The Sensitive-Skin Survivor

Not really a "personality" so much as a hard-won identity. Your skin has betrayed you publicly and often, so you've become cautious by necessity. You patch test. You read fragrance lists like a hawk. You've cried in a Sephora at least once.

I won't make jokes here because I know it's not funny when your face hurts. Your whole strategy is short, fragrance-free, barrier-first.

Cleanse with something that doesn't strip — a cream or low-pH gel cleanser, nothing foamy and aggressive. Skip toners with alcohol or essential oils. Etude SoonJung was practically built for you (the whole line is minimalist and panthenol-heavy). For moisturizing, ceramides are your best friend: Illiyoon Ceramide Ato again, or a lighter ceramide cream if heavy textures bother you. And a mineral or hybrid sunscreen that doesn't sting — patch test it on your inner arm first, because "reef-friendly" tells you nothing about whether it'll like your cheeks.

The instinct you have to fight is the urge to "fix" a flare-up by adding more products. When your skin is angry, do less, not more. Strip it back to cleanser, one bland hydrator, one cream. Let it calm down. Then, slowly, one product at a time, rebuild.

So What Are You?

Probably two of these. Most of us are. I'm a maximalist who got humbled into part-time minimalism after I trashed my own barrier one ambitious autumn — now I rotate between "ten happy little steps" and "three steps and bed," depending entirely on how much my skin trusts me that week.
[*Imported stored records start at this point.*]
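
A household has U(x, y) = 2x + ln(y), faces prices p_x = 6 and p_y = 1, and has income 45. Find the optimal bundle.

MU_x = 2, MU_y = 1/y.
MRS = 2 ÷ (1/y).
Tangency: set MRS = p_x/p_y = 6/1 = 6.
MRS depends only on y: 2·y = 6 ⇒ y* = 6/2 = 3.
From the budget, 6·x = 45 − 1·3 = 42, so x* = 7.

x* = 7, y* = 3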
The point of all this isn't really to box yourself in. It's to notice your defaults — the ways you naturally over-buy, or under-care, or chase shiny things — and then build a routine that works with that instead of pretending you'll suddenly become a different person.

A few truths that apply no matter which type you are. Sunscreen daily, genuinely, the one thing nobody regrets. When in doubt, do less rather than more. And expensive doesn't mean better — half the products I named here cost less than a sandwich, and they're on my shelf for a reason.

Now go look at your bathroom counter. You already know which one you are.